Por: Oliver Neoquínico.


El rastro1.jpg

La lluvia no aminoraba. Anduve por las calles aledañas al metro Juárez preguntando por el Museo Británico Americano, pero las caretas de los taqueros fueron tan elocuentes de su desconocimiento que ni siquiera me esperé a recibir una respuesta. Caminé un poco y vi un recinto viejo, desgastado. Al lado del portón rojo de su entrada estaba el letrero de “El rastro”, de Elena Garro.


Estaba cerrado, pero al verme, una chica acudió a abrir. Eran casi las siete y me extrañó que no hubiera gente. La lluvia ahuyenta. Había una pareja cubriéndose cerca de mí, al verme entrar, me siguieron.

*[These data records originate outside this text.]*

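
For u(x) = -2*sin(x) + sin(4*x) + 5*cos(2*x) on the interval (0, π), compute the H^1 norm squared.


||u||_{H^1(0,π)}^2 = 200/3 + 75*π

u'(x) = -10*sin(2*x) - 2*cos(x) + 4*cos(4*x).
Expand u² and (u')² and integrate term by term on (0, π), using: for integers n ≥ 1, ∫_0^π sin²(nx) dx = ∫_0^π cos²(nx) dx = π/2; for n ≠ n', ∫_0^π sin(nx)sin(n'x) dx = ∫_0^π cos(nx)cos(n'x) dx = 0; and by product-to-sum, ∫_0^π sin(nx)cos(n'x) dx = ½∫_0^π [sin((n+n')x) + sin((n−n')x)] dx, which is 0 when n+n' is even and 2n/(n²−n'²) when n+n' is odd (it need not vanish on (0, π)).
  u² squared terms: (-2)²·∫sin(x)² dx = 4·π/2 = 2*π;  (5)²·∫cos(2x)² dx = 25·π/2 = 25*π/2;  (1)²·∫sin(4x)² dx = 1·π/2 = π/2.
  u² cross terms: 2·(-2)·(5)·∫sin(x)·cos(2x) dx = -20·(-2/3) = 40/3;  2·(-2)·(1)·∫sin(x)·sin(4x) dx = -4·(0) = 0;  2·(5)·(1)·∫cos(2x)·sin(4x) dx = 10·(0) = 0.
  So ∫_0^π u² dx = 2*π + 25*π/2 + π/2 + 40/3 + 0 + 0 = 40/3 + 15*π.
  (u')² squared terms: (-10)²·∫sin(2x)² dx = 100·π/2 = 50*π;  (-2)²·∫cos(x)² dx = 4·π/2 = 2*π;  (4)²·∫cos(4x)² dx = 16·π/2 = 8*π.
  (u')² cross terms: 2·(-10)·(-2)·∫sin(2x)·cos(x) dx = 40·(4/3) = 160/3;  2·(-10)·(4)·∫sin(2x)·cos(4x) dx = -80·(0) = 0;  2·(-2)·(4)·∫cos(x)·cos(4x) dx = -16·(0) = 0.
  So ∫_0^π (u')² dx = 50*π + 2*π + 8*π + 160/3 + 0 + 0 = 160/3 + 60*π.
||u||_{H^1}^2 = (40/3 + 15*π) + (160/3 + 60*π) = 200/3 + 75*π.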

Mientras esperaba la entrada, me fijé en el contraste de la flora que adornaba el lugar. Del lado izquierdo había un jardín verde muy bien cuidado con un árbol frondoso, quizá demasiado para la época. Del lado derecho había un tronco muerto. Un árbol de ramas secas que anunciaba la inexistencia de pie. La carencia de oxígeno. El aire que nos falta. Cerca del árbol muerto había un ventanal con muchos cristales rotos. El recinto lucía abandonado, descuidado, y esa apariencia le daba una cualidad espectral, añeja, de estructura con mucha historia en sus ventanales rotos.


La obra empezaba a las siete y era notoria la espera debido a la poca afluencia. La lluvia seguía ahuyentando. Cuando no era posible esperar más, nos dejaron pasar a las pocas personas que no le teníamos miedo a mojarnos un poco.

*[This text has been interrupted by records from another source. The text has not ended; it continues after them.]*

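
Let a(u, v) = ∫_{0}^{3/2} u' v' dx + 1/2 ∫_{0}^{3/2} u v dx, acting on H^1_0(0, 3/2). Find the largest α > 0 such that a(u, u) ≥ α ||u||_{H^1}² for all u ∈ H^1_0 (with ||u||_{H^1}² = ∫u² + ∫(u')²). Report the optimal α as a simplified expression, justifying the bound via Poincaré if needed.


α = (9 + 8*π^2)/(2*(9 + 4*π^2))

Coercivity of a(·,·) on H^1_0(0, 3/2) means a(u, u) ≥ α ||u||_{H^1}² for every u ∈ H^1_0.
The interval has length L = 3/2, and Poincaré/coercivity depend only on L. Here a(u, u) = ∫(u')² + (1/2)·∫u².
Here 0 < c = 1/2 < 1. The condition a(u,u) ≥ α||u||_{H^1}² reads (1−α)∫(u')² ≥ (α−c)∫u². Any admissible α is ≤ 1 (rapidly oscillating u have ∫u²/∫(u')² → 0), and α = 1 would force 0 ≥ (1−c)∫u², impossible since c < 1; so 1−α > 0. By the sharp Poincaré inequality on H^1_0 of an interval of length L, ∫(u')² ≥ (π/L)²∫u² with equality for the first sine mode sin(π(x−x₀)/L) (x₀ the left endpoint), so the inequality holds for all u iff (1−α)(π/L)² ≥ α − c, i.e. α ≤ ((π/L)² + c)/((π/L)² + 1) = (1 + c(L/π)²)/(1 + (L/π)²). With (π/L)² = 4*π^2/9 and c = 1/2, the largest admissible constant is α = ((π/L)² + c)/((π/L)² + 1).
Simplifying, α = (9 + 8*π^2)/(2*(9 + 4*π^2)).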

El interior del museo era más espectral todavía. El agua caía con fuerza, con estrépito que golpeaba al eco que gemía con furia y con desgano del tiempo. Comenzaba a oscurecer y los ventanales dejaban entrar lo poco que quedaba de la luz solar. En el centro, había un árbol semejante al de afuera, falso, pero árbol al cabo. Había un cuadrado y en cada esquina una persona, quedando el árbol justo en el centro de todo.


Adrián Barajas, el escogido. Un hombre borracho, educado en el misticismo primero de los pueblos indígenas que mezclaron sus creencias con las de los católicos misioneros. Un hombre borracho, machista que, en su delirium tremens, buscaba cometer un asesinato.

El rastro 2.jpg

La muerte nunca viene sola. Y en el Rastro no hay nadie que nos regale una mirada. Adrián Barajas, el hombre al que ya nadie escucha, el hombre con alas fuertes pero rotas, cree haber pecado y traicionado la pureza de su madre Teófila Vargas.

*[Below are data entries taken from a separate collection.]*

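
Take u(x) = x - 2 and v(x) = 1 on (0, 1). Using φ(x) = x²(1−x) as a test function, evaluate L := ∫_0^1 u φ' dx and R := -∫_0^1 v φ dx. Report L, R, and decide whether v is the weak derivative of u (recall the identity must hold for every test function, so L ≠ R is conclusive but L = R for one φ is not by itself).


LHS = -1/12, RHS = -1/12. Yes, v = u' weakly.

u(x) = x - 2, classical derivative u'(x) = 1.
φ(x) = x²(1−x), so φ'(x) = x*(2 - 3*x).
Note φ(0) = φ(1) = 0, so the boundary term u·φ vanishes.
LHS = ∫_0^1 u(x) φ'(x) dx = ∫_0^1 (-3*x^3 + 8*x^2 - 4*x) dx. Term by term:
  ∫_0^1 -3*x^3 dx = -3/4;  ∫_0^1 8*x^2 dx = 8/3;  ∫_0^1 -4*x dx = -2.
Sum: -3/4 + 8/3 − 2 = -1/12.
So LHS = -1/12.
∫_0^1 v(x) φ(x) dx = ∫_0^1 (-x^3 + x^2) dx. Term by term:
  ∫_0^1 -x^3 dx = -1/4;  ∫_0^1 x^2 dx = 1/3.
Sum: -1/4 + 1/3 = 1/12.
So RHS = -∫_0^1 v(x) φ(x) dx = -1/12.
LHS = RHS, so the identity holds for this test φ.
Moreover u is smooth here and v(x) = u'(x) = 1 pointwise, so the identity holds for every test function. Hence v is the weak derivative of u.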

El Rastro es una obra que mezcla elementos místicos del inframundo prehispánico, con las creencias católicas del respeto y del vínculo familiar. La última función se presenta este sábado 25 de octubre en el Museo Británico Americano. Un hombre decide matar para borrar la mancha autoimpuesta, pero lucha, al mismo tiempo, contra sí mismo, contra su mujer, contra los señores del inframundo, contra su madre, contra la Iglesia. Pero su carácter débil no le permite sostenerse en pie mucho tiempo.


Luego hay un silencio, Mictlantecutli se levanta. Algo se rompe. La lluvia se calla. Y todo ocurre sin ruido, como debe ser.